Zu ihrer Erleichterung gab sich ihre Mutter jedoch mit dieser wenig überzeugenden Erklärung zufrieden, auch wenn ihre Laune eher noch tiefer zu sinken schien. »Was hast du dir nur dabei gedacht, hierher zu kommen?«, sagte sie vorwurfsvoll.

»Ich bin einfach deiner Spur gefolgt, und...«

»Das meine ich nicht, und das weißt du auch ganz genau, mein liebes Kind.« Lea machte eine ärgerliche Handbewegung. »Weißt du eigentlich, dass mich deine Gedankenlosigkeit einen ganzen Tag kostet? Wie gesagt - hätte Rahn es nicht schon getan...«

»Was meinst du damit: Es kostet dich einen ganzen Tag?«, fragte Arri.
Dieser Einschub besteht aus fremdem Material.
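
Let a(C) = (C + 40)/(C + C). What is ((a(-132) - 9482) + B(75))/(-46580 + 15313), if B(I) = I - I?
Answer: 625789/2063622 ≈ 0.30325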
»Der Weg zurück ins Dorf«, antwortete Lea. »Bis ich wieder hier bin, ist es viel zu spät, um noch aufzubrechen.« Sie schüttelte ärgerlich den Kopf. »Ich hätte dich für klüger gehalten. Jetzt muss ich zurückgehen und noch mehr Zeit damit vergeuden, diesen Dummkopf wieder zu beruhigen.«

»Nein!«, entfuhr es Arri erschrocken.

»Was - nein?« Lea legte den Kopf schräg und sah sie aus schmaler werdenden Augen an, und Arri verspürte schon wieder das heftige Bedürfnis, sich selbst zu ohrfeigen. Es war nicht das Wort, welches das Misstrauen ihrer Mutter schürte, sondern ihr Ton.

»Ich... ich gehe nicht zurück«, antwortete sie stockend. »Das will ich nicht.«

»So, das willst du nicht«, wiederholte Lea mit sonderbarer Betonung. »Und du meinst, das wäre Grund genug für mich, meine Pläne zu ändern?«

»Ich meine: Ich... ich kann nicht zurück«, antwortete Arri hastig. »Rahn war... er war wirklich sehr wütend, und... und ich weiß nicht... ich glaube nicht, dass er sich wieder beruhigt.«

Ihre Mutter sagte einige Augenblicke lang gar nichts, aber ihr Blick tastete noch einmal und auf nun andere Weise über ihr Gesicht und ihre Arme, so als überlege sie misstrauisch, woher diese Verletzungen wohl wirklich stammen mochten.

»Ich kann nicht zurück«, sagte Arri noch einmal. »Bitte. Ich... ich will...«

»Was?«, fragte Lea.

»Ich will mit dir gehen«, stieß Arri hervor. »Ich will nicht bei Rahn und den anderen bleiben - und schon gar nicht bei Achk. Er ist ein widerlicher alter Mann, der mir Angst macht.«

»Er ist vor allem ein blinder alter Mann, der Hilfe braucht«, antwortete Lea. Es klang nicht wirklich überzeugt, sondern eher wie etwas, das sie sich zurechtgelegt hatte. »Du kannst ihn nicht einfach allein lassen.«

»Er ist auch bis jetzt ganz gut allein zurecht gekommen. Die anderen werden sich schon um ihn kümmern. Und ich... ich will nicht zurück. Lass mich mit dir gehen.«

»Das ist unmöglich«, antwortete Lea. »Es wäre viel zu gefährlich. Du...«

»Ich gehe nicht zurück«, unterbrach Arri sie. Sie schrie fast, und wäre ihre Mutter nicht ohnehin schon misstrauisch gewesen, so hätte allerspätestens der Ton, in dem sie diese Worte hervorstieß, sie es werden lassen.